Мария в рассказе порою немного сбивалась, но сестры тотчас ее поправляли и добавляли подробности. Сами слова ее как бы сливались с тихим, неумолкающим лепетом выгибающих спинку и ниспадающих струй маленького юрзуфского фонтана.

Но когда Мария живописала ревность ханской жены — Заремы, голосок ее начинал звенеть настоящею страстью, и даже в наступающих сумерках было видно, как поблескивали черные ее, подернутые влагой глаза.

— Оставь мне его! Сделай так, чтобы он тебя разлюбил.

Екатерина Николаевна, слушая, чуть усмехалась: ей хорошо было известно, какая в маленькой сестренке ее — большая ревнивица!

— Но вообще, — сказала она, будучи умницей и не желая прятать свой ум, — вообще, это не только любовная история, это столкновение магометанского мира с христианством: и на полях войны, и на поприще чувств. Там вы увидите крест рядом с магометанской луной — на самом фонтане.
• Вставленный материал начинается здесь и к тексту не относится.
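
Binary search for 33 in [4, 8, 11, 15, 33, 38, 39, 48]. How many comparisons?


Search for 33:
[0,7] mid=3 arr[3]=15
[4,7] mid=5 arr[5]=38
[4,4] mid=4 arr[4]=33
Total: 3 comparisons


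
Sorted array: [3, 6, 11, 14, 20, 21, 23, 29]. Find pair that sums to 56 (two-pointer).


Two pointers: lo=0, hi=7
No pair sums to 56


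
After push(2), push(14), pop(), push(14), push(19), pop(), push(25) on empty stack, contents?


push(2) -> [2]
push(14) -> [2, 14]
pop() returns 14 -> [2]
push(14) -> [2, 14]
push(19) -> [2, 14, 19]
pop() returns 19 -> [2, 14]
push(25) -> [2, 14, 25]
Final stack (bottom to top): [2, 14, 25]


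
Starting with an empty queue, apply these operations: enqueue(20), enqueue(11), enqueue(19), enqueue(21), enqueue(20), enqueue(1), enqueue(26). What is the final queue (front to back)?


enqueue(20) -> [20]
enqueue(11) -> [20, 11]
enqueue(19) -> [20, 11, 19]
enqueue(21) -> [20, 11, 19, 21]
enqueue(20) -> [20, 11, 19, 21, 20]
enqueue(1) -> [20, 11, 19, 21, 20, 1]
enqueue(26) -> [20, 11, 19, 21, 20, 1, 26]
Final queue (front to back): [20, 11, 19, 21, 20, 1, 26]


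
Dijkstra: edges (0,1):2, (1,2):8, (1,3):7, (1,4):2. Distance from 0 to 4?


Dijkstra from 0:
Distances: {0: 0, 1: 2, 2: 10, 3: 9, 4: 4}
Shortest distance to 4 = 4, path = [0, 1, 4]


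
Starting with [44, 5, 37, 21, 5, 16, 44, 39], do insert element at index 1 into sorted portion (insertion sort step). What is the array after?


After one pass: [5, 44, 37, 21, 5, 16, 44, 39]


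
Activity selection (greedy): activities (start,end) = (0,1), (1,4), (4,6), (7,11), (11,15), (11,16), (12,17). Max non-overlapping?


Greedy: pick earliest-ending, then skip overlaps.
Selected (5 activities): [(0, 1), (1, 4), (4, 6), (7, 11), (11, 15)]


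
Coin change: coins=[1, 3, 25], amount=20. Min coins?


dp[0]=0; dp[i]=1+min(dp[i-c] for c in coins)
...dp[15]=5, dp[16]=6, dp[17]=7, dp[18]=6, dp[19]=7, dp[20]=8
Minimum coins for 20 = 8


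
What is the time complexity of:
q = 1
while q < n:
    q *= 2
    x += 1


Per nesting level: O(log n) = O(log n)
Complexity: O(log n)


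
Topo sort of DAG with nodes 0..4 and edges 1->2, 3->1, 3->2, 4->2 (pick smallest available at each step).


Kahn's algorithm, process smallest node first
Order: [0, 3, 1, 4, 2]


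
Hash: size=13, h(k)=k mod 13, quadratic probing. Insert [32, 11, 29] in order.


Insertions: 32->slot 6; 11->slot 11; 29->slot 3
Table: [None, None, None, 29, None, None, 32, None, None, None, None, 11, None]


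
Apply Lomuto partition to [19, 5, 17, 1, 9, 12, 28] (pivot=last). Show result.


Elements <= 28 go left of pivot.
Result: [19, 5, 17, 1, 9, 12, 28], pivot at index 6


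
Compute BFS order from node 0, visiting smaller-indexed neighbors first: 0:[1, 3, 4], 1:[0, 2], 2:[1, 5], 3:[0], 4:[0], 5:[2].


BFS queue: start with [0]
Visit order: [0, 1, 3, 4, 2, 5]


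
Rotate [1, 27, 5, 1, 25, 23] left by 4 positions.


Left rotate by 4: [25, 23, 1, 27, 5, 1]


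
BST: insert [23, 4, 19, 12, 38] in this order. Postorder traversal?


Root = 23; build tree by BST insertion.
Postorder traversal: [12, 19, 4, 38, 23]


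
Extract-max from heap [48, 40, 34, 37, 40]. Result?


Max = 48
Replace root with last, heapify down
Resulting heap: [40, 40, 34, 37]


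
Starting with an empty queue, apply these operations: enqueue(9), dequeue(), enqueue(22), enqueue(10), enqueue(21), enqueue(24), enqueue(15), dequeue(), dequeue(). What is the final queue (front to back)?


enqueue(9) -> [9]
dequeue() returns 9 -> []
enqueue(22) -> [22]
enqueue(10) -> [22, 10]
enqueue(21) -> [22, 10, 21]
enqueue(24) -> [22, 10, 21, 24]
enqueue(15) -> [22, 10, 21, 24, 15]
dequeue() returns 22 -> [10, 21, 24, 15]
dequeue() returns 10 -> [21, 24, 15]
Final queue (front to back): [21, 24, 15]


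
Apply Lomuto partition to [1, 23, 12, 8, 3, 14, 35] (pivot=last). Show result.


Elements <= 35 go left of pivot.
Result: [1, 23, 12, 8, 3, 14, 35], pivot at index 6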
— А как же иначе? — возразила Мария. — Только так хан и мог соединить себя с ней.

Тут и Екатерина Николаевна слышно вздохнула: словами она выражала спокойную, верную мысль, а в тоне, когда говорила, проступало горячее чувство взволнованности. От Пушкина не укрылось и это.

Впрочем, и сам он полностью отдался поэтическому очарованию этой давней истории… скорее легенды… Но что до того, — не легендою был этот неспешный, и все же так стремительно промчавшийся вечер — невозвратимый!
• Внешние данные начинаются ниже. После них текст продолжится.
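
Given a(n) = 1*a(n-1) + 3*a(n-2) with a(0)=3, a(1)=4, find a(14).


Build bottom-up:
...a(12)=48787, a(13)=112276, a(14)=1*112276+3*48787=258637


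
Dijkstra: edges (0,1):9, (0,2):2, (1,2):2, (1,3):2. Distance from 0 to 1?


Dijkstra from 0:
Distances: {0: 0, 1: 4, 2: 2, 3: 6}
Shortest distance to 1 = 4, path = [0, 2, 1]


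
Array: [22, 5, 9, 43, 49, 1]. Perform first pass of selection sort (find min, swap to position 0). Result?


After one pass: [1, 5, 9, 43, 49, 22]


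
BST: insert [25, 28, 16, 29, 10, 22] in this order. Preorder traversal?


Root = 25; build tree by BST insertion.
Preorder traversal: [25, 16, 10, 22, 28, 29]


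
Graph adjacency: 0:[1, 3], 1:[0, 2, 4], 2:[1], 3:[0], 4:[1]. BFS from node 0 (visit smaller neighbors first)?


BFS queue: start with [0]
Visit order: [0, 1, 3, 2, 4]


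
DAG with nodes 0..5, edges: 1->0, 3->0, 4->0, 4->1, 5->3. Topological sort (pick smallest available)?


Kahn's algorithm, process smallest node first
Order: [2, 4, 1, 5, 3, 0]


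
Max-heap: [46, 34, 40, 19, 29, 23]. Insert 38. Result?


Append 38: [46, 34, 40, 19, 29, 23, 38]
Bubble up: no swaps needed
Result: [46, 34, 40, 19, 29, 23, 38]


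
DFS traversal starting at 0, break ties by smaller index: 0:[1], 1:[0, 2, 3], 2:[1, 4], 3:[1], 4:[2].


DFS stack-based: start with [0]
Visit order: [0, 1, 2, 4, 3]


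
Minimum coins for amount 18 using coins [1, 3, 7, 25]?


dp[0]=0; dp[i]=1+min(dp[i-c] for c in coins)
...dp[13]=3, dp[14]=2, dp[15]=3, dp[16]=4, dp[17]=3, dp[18]=4
Minimum coins for 18 = 4


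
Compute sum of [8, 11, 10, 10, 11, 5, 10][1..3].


Prefix sums: [0, 8, 19, 29, 39, 50, 55, 65]
Sum[1..3] = prefix[4] - prefix[1] = 39 - 8 = 31


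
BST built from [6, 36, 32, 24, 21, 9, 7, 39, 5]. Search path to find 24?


BST root = 6
Search for 24: compare at each node
Path: [6, 36, 32, 24]


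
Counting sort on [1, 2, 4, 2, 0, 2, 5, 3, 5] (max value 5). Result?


Count array: [1, 1, 3, 1, 1, 2]
Reconstruct: [0, 1, 2, 2, 2, 3, 4, 5, 5]


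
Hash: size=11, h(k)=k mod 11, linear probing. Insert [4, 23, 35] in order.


Insertions: 4->slot 4; 23->slot 1; 35->slot 2
Table: [None, 23, 35, None, 4, None, None, None, None, None, None]


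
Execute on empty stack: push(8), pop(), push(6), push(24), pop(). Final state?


push(8) -> [8]
pop() returns 8 -> []
push(6) -> [6]
push(24) -> [6, 24]
pop() returns 24 -> [6]
Final stack (bottom to top): [6]


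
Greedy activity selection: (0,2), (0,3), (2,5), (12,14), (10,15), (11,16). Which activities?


Greedy: pick earliest-ending, then skip overlaps.
Selected (3 activities): [(0, 2), (2, 5), (12, 14)]


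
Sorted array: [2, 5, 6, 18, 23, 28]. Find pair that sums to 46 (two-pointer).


Two pointers: lo=0, hi=5
Found pair: (18, 28) summing to 46


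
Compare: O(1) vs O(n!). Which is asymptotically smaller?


constant grows slower than factorial
O(1) is asymptotically smaller; O(n!) grows faster


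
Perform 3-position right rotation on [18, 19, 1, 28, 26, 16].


Right rotate by 3: [28, 26, 16, 18, 19, 1]


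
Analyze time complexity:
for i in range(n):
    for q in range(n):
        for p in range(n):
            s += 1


Per nesting level: O(n) * O(n) * O(n) = O(n^3)
Complexity: O(n^3)


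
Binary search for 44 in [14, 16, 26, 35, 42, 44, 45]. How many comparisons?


Search for 44:
[0,6] mid=3 arr[3]=35
[4,6] mid=5 arr[5]=44
Total: 2 comparisons


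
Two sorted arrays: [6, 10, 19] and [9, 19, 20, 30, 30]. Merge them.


Compare heads, take smaller each step.
Merged: [6, 9, 10, 19, 19, 20, 30, 30]


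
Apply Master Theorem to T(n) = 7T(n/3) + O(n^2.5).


a=7, b=3, c=2.5. log_3(7)=1.771 < c=2.5. Case 3: O(n^c) = O(n^2.500)
Complexity: O(n^2.500)


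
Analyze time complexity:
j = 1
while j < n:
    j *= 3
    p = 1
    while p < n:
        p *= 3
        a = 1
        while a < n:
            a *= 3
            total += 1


Per nesting level: O(log n) * O(log n) * O(log n) = O((log n)^3)
Complexity: O((log n)^3)


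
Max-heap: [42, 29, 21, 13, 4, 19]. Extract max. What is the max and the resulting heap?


Max = 42
Replace root with last, heapify down
Resulting heap: [29, 19, 21, 13, 4]


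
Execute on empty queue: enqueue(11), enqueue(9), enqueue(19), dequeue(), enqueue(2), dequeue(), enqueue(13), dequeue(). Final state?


enqueue(11) -> [11]
enqueue(9) -> [11, 9]
enqueue(19) -> [11, 9, 19]
dequeue() returns 11 -> [9, 19]
enqueue(2) -> [9, 19, 2]
dequeue() returns 9 -> [19, 2]
enqueue(13) -> [19, 2, 13]
dequeue() returns 19 -> [2, 13]
Final queue (front to back): [2, 13]


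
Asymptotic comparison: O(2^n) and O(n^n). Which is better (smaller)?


exponential grows slower than n^n
O(2^n) is asymptotically smaller; O(n^n) grows faster


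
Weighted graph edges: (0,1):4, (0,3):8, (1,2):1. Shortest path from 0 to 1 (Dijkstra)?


Dijkstra from 0:
Distances: {0: 0, 1: 4, 2: 5, 3: 8}
Shortest distance to 1 = 4, path = [0, 1]


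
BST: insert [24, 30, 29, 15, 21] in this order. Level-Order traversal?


Root = 24; build tree by BST insertion.
Level-Order traversal: [24, 15, 30, 21, 29]


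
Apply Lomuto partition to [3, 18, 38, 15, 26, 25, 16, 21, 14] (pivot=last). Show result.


Elements <= 14 go left of pivot.
Result: [3, 14, 38, 15, 26, 25, 16, 21, 18], pivot at index 1


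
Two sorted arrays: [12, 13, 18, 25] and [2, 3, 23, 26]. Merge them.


Compare heads, take smaller each step.
Merged: [2, 3, 12, 13, 18, 23, 25, 26]


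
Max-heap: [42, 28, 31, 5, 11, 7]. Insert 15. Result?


Append 15: [42, 28, 31, 5, 11, 7, 15]
Bubble up: no swaps needed
Result: [42, 28, 31, 5, 11, 7, 15]


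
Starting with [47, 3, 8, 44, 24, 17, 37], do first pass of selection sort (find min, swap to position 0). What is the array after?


After one pass: [3, 47, 8, 44, 24, 17, 37]


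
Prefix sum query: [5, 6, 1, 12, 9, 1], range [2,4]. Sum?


Prefix sums: [0, 5, 11, 12, 24, 33, 34]
Sum[2..4] = prefix[5] - prefix[2] = 33 - 11 = 22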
Елена почти не вступала в рассказ. У самого дома Пушкин спросил ее:

— А вы что примолкли? Что же вы скажете об этом предании?

— Я ничего не скажу. Мало ли что, и помимо религии, становится между людьми глухою стеной! — И она подняла на него свои печальные и ясные глаза; или она намекала на свое нездоровье?

Пушкин короткого этого разговора не продолжал. Вечер спускался, быстро темнея, и фигура Елены казалась колеблемой легкою тенью, еще земною, но уже отлетающей…

Все это сейчас вспомнилось Пушкину, как если бы было вчера. И сегодня же он будет в Бахчисарае и увидит фонтан! Так вот набегало откуда это волнение чувств… Он быстро вскочил и оделся.

Чудесное утро сияло над миром. Ранние птички, невидимые в кустах полифемовых смоковниц, робко пробовали свои голоса, чуть охрипшие от сырости ночи. Роса блистала, переливаясь на листьях и на траве. Как гнезда ласточек, лепились в скале кельи монахов. До моря, казалось, рукою подать. Огромная лестница, вырубленная прямо в камнях, вела к тихой, просторной, по-утреннему молочно голубеющей дали. Как он успел полюбить этот полуденный край! И вот он отходит в прошлое… И суждено ли когда-нибудь возвратиться сюда?

Сердце Пушкина сжалось. Море, прощай! Таврида, прощай!